Saat gelaran rapat Banggar pada Rabu kemarin, Ia menyuarakan adanya dugaan pemotongan Jaspel tersebut yang ditengarai dilakukan secara sepihak oleh manajemen rumah sakit demi menutupi utang kepada pihak ketiga yang mencapai ratusan miliar rupiah.
“Pemotongan Jaspel untuk menutupi utang RSUP kepada pihak ketiga jelas tidak bisa dibenarkan. Jaspel itu hak pegawai, terutama tenaga medis. Pemotongan tanpa dasar hukum adalah bentuk pelanggaran,” tegas mantan Pimpinan DPRD Kabupaten Bima kepada wartawan, Rabu (23/7/2025).
Ia mempertanyakan sumber anggaran untuk menutupi utang besar tersebut. Sebab dalam sistem pengelolaan keuangan daerah, tidak boleh ada tindakan yang mengorbankan hak-hak pegawai, apalagi menyangkut layanan publik seperti kesehatan.

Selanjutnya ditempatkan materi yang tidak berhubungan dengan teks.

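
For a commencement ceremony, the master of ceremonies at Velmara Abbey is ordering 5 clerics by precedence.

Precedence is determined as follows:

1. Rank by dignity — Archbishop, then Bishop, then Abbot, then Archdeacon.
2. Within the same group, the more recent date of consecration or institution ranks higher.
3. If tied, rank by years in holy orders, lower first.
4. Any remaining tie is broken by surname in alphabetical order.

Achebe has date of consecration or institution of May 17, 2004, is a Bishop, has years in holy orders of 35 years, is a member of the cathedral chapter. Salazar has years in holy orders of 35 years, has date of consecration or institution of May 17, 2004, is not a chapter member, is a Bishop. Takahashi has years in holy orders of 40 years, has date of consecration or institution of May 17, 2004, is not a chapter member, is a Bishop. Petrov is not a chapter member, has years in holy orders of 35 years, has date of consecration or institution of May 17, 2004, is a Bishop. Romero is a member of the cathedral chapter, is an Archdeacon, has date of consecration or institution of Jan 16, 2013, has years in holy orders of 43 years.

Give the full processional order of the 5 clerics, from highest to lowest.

Achebe, Petrov, Salazar, Takahashi, Romero

By dignity: Achebe, Petrov, Salazar and Takahashi (Bishop); then Romero (Archdeacon).
Achebe, Petrov, Salazar and Takahashi all have date of consecration or institution May 17, 2004, so the next rule applies.
Among Achebe, Petrov, Salazar and Takahashi, by years in holy orders (lower first): Achebe, Petrov and Salazar (35 years) before Takahashi (40 years).
Among Achebe, Petrov and Salazar, alphabetically by surname: Achebe before Petrov before Salazar.
Full order: Achebe, Petrov, Salazar, Takahashi, Romero.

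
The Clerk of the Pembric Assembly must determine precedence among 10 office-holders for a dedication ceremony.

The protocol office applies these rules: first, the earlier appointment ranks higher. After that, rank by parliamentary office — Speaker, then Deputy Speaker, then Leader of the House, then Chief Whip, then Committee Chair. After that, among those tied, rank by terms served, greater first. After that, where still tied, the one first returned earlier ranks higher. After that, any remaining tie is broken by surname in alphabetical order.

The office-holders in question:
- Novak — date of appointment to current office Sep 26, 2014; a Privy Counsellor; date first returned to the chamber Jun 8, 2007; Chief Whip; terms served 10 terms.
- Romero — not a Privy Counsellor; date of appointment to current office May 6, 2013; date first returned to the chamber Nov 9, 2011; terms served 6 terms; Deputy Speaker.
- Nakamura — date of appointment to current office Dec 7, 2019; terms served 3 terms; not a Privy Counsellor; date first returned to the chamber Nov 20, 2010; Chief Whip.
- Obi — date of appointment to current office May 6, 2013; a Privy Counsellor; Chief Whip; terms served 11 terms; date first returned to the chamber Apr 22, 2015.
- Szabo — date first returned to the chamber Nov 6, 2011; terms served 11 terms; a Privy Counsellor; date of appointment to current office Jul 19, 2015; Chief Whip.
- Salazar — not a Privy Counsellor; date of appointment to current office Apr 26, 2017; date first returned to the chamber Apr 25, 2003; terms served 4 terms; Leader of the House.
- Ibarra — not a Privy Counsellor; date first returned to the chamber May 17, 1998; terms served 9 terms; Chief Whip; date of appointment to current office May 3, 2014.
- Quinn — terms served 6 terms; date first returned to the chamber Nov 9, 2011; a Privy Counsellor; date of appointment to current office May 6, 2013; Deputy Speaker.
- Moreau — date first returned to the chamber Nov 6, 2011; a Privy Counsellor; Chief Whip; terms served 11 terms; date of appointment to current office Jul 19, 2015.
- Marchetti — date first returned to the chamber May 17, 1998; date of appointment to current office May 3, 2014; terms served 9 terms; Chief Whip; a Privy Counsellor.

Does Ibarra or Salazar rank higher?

By date of appointment to current office (earlier first): Quinn, Romero and Obi (each May 6, 2013); then Ibarra and Marchetti (both May 3, 2014); then Novak (Sep 26, 2014); then Moreau and Szabo (both Jul 19, 2015); then Salazar (Apr 26, 2017); then Nakamura (Dec 7, 2019).
Among Quinn, Romero and Obi, by parliamentary office: Quinn and Romero (Deputy Speaker) before Obi (Chief Whip).
Quinn and Romero both have terms served 6 terms, so the next rule applies.
Quinn and Romero both have date first returned to the chamber Nov 9, 2011, so the next rule applies.
Among Quinn and Romero, alphabetically by surname: Quinn before Romero.
Ibarra and Marchetti are each Chief Whip, so the next rule applies.
Ibarra and Marchetti both have terms served 9 terms, so the next rule applies.
Ibarra and Marchetti both have date first returned to the chamber May 17, 1998, so the next rule applies.
Among Ibarra and Marchetti, alphabetically by surname: Ibarra before Marchetti.
Moreau and Szabo are each Chief Whip, so the next rule applies.
Moreau and Szabo both have terms served 11 terms, so the next rule applies.
Moreau and Szabo both have date first returned to the chamber Nov 6, 2011, so the next rule applies.
Among Moreau and Szabo, alphabetically by surname: Moreau before Szabo.
So Ibarra takes precedence.

Ibarra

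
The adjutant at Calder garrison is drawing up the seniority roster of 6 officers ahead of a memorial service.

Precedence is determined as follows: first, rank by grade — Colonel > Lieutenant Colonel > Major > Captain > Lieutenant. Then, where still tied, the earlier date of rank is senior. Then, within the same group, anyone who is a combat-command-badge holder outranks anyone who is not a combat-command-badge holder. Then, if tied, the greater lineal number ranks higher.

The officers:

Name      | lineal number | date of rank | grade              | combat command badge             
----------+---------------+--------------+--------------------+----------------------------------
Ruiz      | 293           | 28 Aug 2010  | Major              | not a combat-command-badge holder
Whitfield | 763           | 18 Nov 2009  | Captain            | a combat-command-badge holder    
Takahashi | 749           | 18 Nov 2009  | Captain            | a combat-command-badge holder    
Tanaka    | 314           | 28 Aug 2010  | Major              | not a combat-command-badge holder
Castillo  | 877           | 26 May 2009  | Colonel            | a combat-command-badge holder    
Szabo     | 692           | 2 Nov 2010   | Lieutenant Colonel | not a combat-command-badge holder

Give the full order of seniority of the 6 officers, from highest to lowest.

Castillo, Szabo, Tanaka, Ruiz, Whitfield, Takahashi

By grade: Castillo (Colonel); then Szabo (Lieutenant Colonel); then Tanaka and Ruiz (Major); then Whitfield and Takahashi (Captain).
Tanaka and Ruiz both have date of rank 28 Aug 2010, so the next rule applies.
Tanaka and Ruiz are each not a combat-command-badge holder, so the next rule applies.
Among Tanaka and Ruiz, by lineal number (higher first): Tanaka (314) before Ruiz (293).
Whitfield and Takahashi both have date of rank 18 Nov 2009, so the next rule applies.
Whitfield and Takahashi are each a combat-command-badge holder, so the next rule applies.
Among Whitfield and Takahashi, by lineal number (higher first): Whitfield (763) before Takahashi (749).
Full order: Castillo, Szabo, Tanaka, Ruiz, Whitfield, Takahashi.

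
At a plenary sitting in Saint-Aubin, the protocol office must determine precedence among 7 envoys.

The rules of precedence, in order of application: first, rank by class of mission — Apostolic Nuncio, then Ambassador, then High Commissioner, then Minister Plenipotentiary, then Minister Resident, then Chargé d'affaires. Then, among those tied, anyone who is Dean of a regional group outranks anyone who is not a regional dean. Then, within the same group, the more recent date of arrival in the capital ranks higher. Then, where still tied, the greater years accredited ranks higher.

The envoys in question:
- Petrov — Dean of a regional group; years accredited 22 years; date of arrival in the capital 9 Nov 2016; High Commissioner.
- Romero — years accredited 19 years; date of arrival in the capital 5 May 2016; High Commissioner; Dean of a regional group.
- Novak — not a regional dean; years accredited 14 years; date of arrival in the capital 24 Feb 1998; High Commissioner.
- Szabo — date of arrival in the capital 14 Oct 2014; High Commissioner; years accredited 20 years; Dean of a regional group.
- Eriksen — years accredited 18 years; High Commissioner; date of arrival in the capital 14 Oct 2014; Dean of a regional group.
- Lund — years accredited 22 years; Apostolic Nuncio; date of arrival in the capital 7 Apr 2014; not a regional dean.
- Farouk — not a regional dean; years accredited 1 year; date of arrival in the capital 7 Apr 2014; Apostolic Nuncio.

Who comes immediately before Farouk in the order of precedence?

Lund

By class of mission: Lund and Farouk (Apostolic Nuncio); then Petrov, Romero, Szabo, Eriksen and Novak (High Commissioner).
Lund and Farouk are each not a regional dean, so the next rule applies.
Lund and Farouk both have date of arrival in the capital 7 Apr 2014, so the next rule applies.
Among Lund and Farouk, by years accredited (higher first): Lund (22 years) before Farouk (1 year).
Among Petrov, Romero, Szabo, Eriksen and Novak, Dean of a regional group before not a regional dean: Petrov, Romero, Szabo and Eriksen (Dean of a regional group) before Novak (not a regional dean).
Among Petrov, Romero, Szabo and Eriksen, by date of arrival in the capital (later first): Petrov (9 Nov 2016) before Romero (5 May 2016) before Szabo and Eriksen (14 Oct 2014).
Among Szabo and Eriksen, by years accredited (higher first): Szabo (20 years) before Eriksen (18 years).
Order: Lund, Farouk, Petrov, Romero, Szabo, Eriksen, Novak.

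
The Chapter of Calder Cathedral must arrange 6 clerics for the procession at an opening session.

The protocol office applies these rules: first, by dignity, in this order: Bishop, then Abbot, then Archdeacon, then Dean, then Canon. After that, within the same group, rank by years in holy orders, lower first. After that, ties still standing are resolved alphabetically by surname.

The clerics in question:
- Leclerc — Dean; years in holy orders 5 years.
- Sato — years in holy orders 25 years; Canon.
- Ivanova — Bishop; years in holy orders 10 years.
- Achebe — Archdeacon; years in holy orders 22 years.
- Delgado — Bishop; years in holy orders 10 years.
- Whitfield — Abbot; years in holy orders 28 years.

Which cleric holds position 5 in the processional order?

By dignity: Delgado and Ivanova (Bishop); then Whitfield (Abbot); then Achebe (Archdeacon); then Leclerc (Dean); then Sato (Canon).
Delgado and Ivanova both have years in holy orders 10 years, so the next rule applies.
Among Delgado and Ivanova, alphabetically by surname: Delgado before Ivanova.
Order: Delgado, Ivanova, Whitfield, Achebe, Leclerc, Sato.

Leclerc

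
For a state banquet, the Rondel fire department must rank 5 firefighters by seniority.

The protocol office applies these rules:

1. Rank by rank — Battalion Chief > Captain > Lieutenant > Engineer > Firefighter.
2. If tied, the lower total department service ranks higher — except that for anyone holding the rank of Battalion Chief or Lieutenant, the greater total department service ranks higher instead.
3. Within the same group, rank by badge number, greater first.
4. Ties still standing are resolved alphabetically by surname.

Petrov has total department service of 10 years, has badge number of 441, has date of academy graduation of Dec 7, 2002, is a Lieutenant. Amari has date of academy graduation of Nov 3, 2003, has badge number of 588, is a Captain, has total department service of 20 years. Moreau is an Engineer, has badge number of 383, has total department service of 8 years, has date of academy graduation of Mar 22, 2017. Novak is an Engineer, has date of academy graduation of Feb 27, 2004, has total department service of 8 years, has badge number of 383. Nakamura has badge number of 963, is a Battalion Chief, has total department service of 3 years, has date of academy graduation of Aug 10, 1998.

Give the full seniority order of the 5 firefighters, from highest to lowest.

Nakamura, Amari, Petrov, Moreau, Novak

By rank: Nakamura (Battalion Chief); then Amari (Captain); then Petrov (Lieutenant); then Moreau and Novak (Engineer).
Moreau and Novak both have total department service 8 years, so the next rule applies.
Moreau and Novak both have badge number 383, so the next rule applies.
Among Moreau and Novak, alphabetically by surname: Moreau before Novak.
Full order: Nakamura, Amari, Petrov, Moreau, Novak.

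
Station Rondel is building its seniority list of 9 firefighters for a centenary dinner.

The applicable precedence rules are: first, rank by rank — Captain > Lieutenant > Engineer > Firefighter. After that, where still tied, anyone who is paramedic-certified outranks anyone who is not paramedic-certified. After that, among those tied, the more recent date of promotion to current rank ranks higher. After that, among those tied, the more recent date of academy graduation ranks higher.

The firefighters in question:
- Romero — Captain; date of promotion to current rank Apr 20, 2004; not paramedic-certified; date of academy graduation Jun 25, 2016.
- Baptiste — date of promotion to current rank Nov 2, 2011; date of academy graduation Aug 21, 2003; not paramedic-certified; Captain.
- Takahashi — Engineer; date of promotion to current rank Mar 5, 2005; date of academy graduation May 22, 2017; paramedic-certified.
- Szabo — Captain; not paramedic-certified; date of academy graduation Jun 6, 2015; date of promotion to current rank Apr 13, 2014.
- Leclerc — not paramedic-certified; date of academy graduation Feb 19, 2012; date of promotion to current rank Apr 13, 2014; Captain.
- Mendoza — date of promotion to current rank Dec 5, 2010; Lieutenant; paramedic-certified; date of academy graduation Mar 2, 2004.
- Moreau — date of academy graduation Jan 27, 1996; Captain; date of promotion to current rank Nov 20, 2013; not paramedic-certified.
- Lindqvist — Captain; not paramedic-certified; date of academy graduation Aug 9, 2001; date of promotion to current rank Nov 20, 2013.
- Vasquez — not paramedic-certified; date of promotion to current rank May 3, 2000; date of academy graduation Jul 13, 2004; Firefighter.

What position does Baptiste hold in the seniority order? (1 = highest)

By rank: Szabo, Leclerc, Lindqvist, Moreau, Baptiste and Romero (Captain); then Mendoza (Lieutenant); then Takahashi (Engineer); then Vasquez (Firefighter).
Szabo, Leclerc, Lindqvist, Moreau, Baptiste and Romero are each not paramedic-certified, so the next rule applies.
Among Szabo, Leclerc, Lindqvist, Moreau, Baptiste and Romero, by date of promotion to current rank (later first): Szabo and Leclerc (Apr 13, 2014) before Lindqvist and Moreau (Nov 20, 2013) before Baptiste (Nov 2, 2011) before Romero (Apr 20, 2004).
Among Szabo and Leclerc, by date of academy graduation (later first): Szabo (Jun 6, 2015) before Leclerc (Feb 19, 2012).
Among Lindqvist and Moreau, by date of academy graduation (later first): Lindqvist (Aug 9, 2001) before Moreau (Jan 27, 1996).
Order: Szabo, Leclerc, Lindqvist, Moreau, Baptiste, Romero, Mendoza, Takahashi, Vasquez. So position 5.

5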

“Kalau jaspel pegawai dipotong 20% hingga 40% dari yang seharusnya mereka terima, itu sangat merugikan tenaga medis yang bekerja berdasarkan tindakan dan tanggung jawab mereka. Kalau insentif mereka dikurangi, bagaimana mungkin pelayanan bisa maksimal?,” kata pria yang akrab disapa Bang Maman ini.
Menurut pria yang juga anggota Komisi III ini, pihak pemerintah mengklaim telah melakukan audit dengan tujuan tertentu. Namun, hasil audit tersebut belum disampaikan secara resmi kepada DPRD. Ia mendesak agar hasil audit itu segera diberikan untuk dikaji bersama, termasuk untuk ditindaklanjuti dalam forum resmi Banggar.
“Kalau memang benar ada audit investigasi, saya minta diserahkan dulu ke DPRD. Jangan sampai audit itu hanya jadi alat pembenaran untuk kebijakan yang merugikan,” ujarnya.
Ia juga bahkan mewacanakan dibentuknya panitia khusus (pansus) untuk menyelidiki dugaan korupsi dan kesalahan tata kelola manajemen di RSUP NTB. Ia menilai persoalan ini tidak bisa dianggap sepele karena menyangkut potensi kerugian negara dan terganggunya pelayanan kesehatan.
“Kita harus tahu: apakah ini murni kesalahan manajerial atau ada unsur kesengajaan yang berujung pada praktik korupsi? Semua harus transparan,” tegasnya.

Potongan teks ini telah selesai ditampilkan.